0

Just as a load test, I was playing with different data structures in Scala. Just wondering what it takes to work or even create a one billion length array. 100 million seems to be no problem, of course there's no real magic about the number 1,000,000,000. I'm just seeing how far you can push it.

I had to bump up memory on most of the tests. export JAVA_OPTS="-Xms4g -Xmx8g"

// insanity begins ...
val buf = (0 to 1000000000 - 1).par.map { i => i }.toList
// java.lang.OutOfMemoryError: GC overhead limit exceeded

However preallocating an ArrayInt works pretty well. It takes about 9 seconds to iterate and build the object. Interestingly, doing almost anything with ListBuffer seems to automatically take advantage of all cores. However, the code above will not finish (at least with 8gb Xmx).

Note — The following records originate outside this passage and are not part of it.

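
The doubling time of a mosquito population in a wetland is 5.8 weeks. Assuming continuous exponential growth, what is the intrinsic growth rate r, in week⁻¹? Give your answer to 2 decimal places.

0.12 per week

r = ln(2)/t_d = 0.6931/5.8 = 0.11951.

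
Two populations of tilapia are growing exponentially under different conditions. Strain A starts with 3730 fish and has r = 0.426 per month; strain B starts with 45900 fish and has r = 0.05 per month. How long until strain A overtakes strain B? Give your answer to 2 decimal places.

Set 3730·e^(0.426t) = 45900·e^(0.05t).
e^((0.426 − 0.05)t) = 45900/3730 → e^(0.376·t) = 12.306.
0.376·t = ln(12.306) = 2.5101, so t = 2.5101/0.376 = 6.6757.

6.68 months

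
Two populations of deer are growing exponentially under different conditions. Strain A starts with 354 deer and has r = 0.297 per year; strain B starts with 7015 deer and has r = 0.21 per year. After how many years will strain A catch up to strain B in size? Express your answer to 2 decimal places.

34.33 years

Set 354·e^(0.297t) = 7015·e^(0.21t).
e^((0.297 − 0.21)t) = 7015/354 → e^(0.087·t) = 19.816.
0.087·t = ln(19.816) = 2.9865, so t = 2.9865/0.087 = 34.328.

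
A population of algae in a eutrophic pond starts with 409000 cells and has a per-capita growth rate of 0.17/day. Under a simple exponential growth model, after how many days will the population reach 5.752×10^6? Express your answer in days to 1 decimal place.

15.6 days

Set N₀·e^(rt) = 5.752×10^6: e^(0.17·t) = 5.752×10^6/409000 = 14.064.
0.17·t = ln(14.064) = 2.6436, so t = 2.6436/0.17 = 15.551.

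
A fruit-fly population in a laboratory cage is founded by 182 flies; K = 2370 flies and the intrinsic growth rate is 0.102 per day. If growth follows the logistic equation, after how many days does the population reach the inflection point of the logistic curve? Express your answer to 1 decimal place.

Logistic growth is fastest at N = K/2 = 1185.
A = (K − N₀)/N₀ = 12.022. Set K/(1 + A·e^(−rt)) = K/2 → A·e^(−rt) = 1.
e^(−0.102t) = 1/12.022 = 0.083181, so t = ln(12.022)/0.102 = 2.4867/0.102 = 24.38.

24.4 days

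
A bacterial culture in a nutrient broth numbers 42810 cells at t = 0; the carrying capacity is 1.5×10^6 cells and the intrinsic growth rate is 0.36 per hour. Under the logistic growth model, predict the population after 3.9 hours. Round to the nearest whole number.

A = (K − N₀)/N₀ = (1.5×10^6 − 42810)/42810 = 34.039.
N(t) = K/(1 + A·e^(−rt)) = 1.5×10^6/(1 + 34.039×e^(−0.36×3.9)).
e^(−1.404) = 0.24561; denominator = 1 + 34.039×0.24561 = 9.3603.
N = 1.5×10^6/9.3603 = 160251.

160251 cells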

I understand that this is not a common case and I'm just messing around. But if you had to pull some massive thing into memory, is there a more efficient technique? Is Array with type as efficient as it gets?

squarism
  • 3,242
  • 4
  • 26
  • 35
  • 1
    I had performed some similar measurements some time back. See http://stackoverflow.com/a/6320133/257449. – huynhjl Apr 01 '13 at 03:22

2 Answers2

3

The per-element overhead of a List is considerable. Each element is held in a cons cell (case class ::) which means there is one object with two fields for every element. On a 32-bit JVM that's 16 bytes per element (not counting the element value itself). On a 64-bit JVM it's going to be even higher.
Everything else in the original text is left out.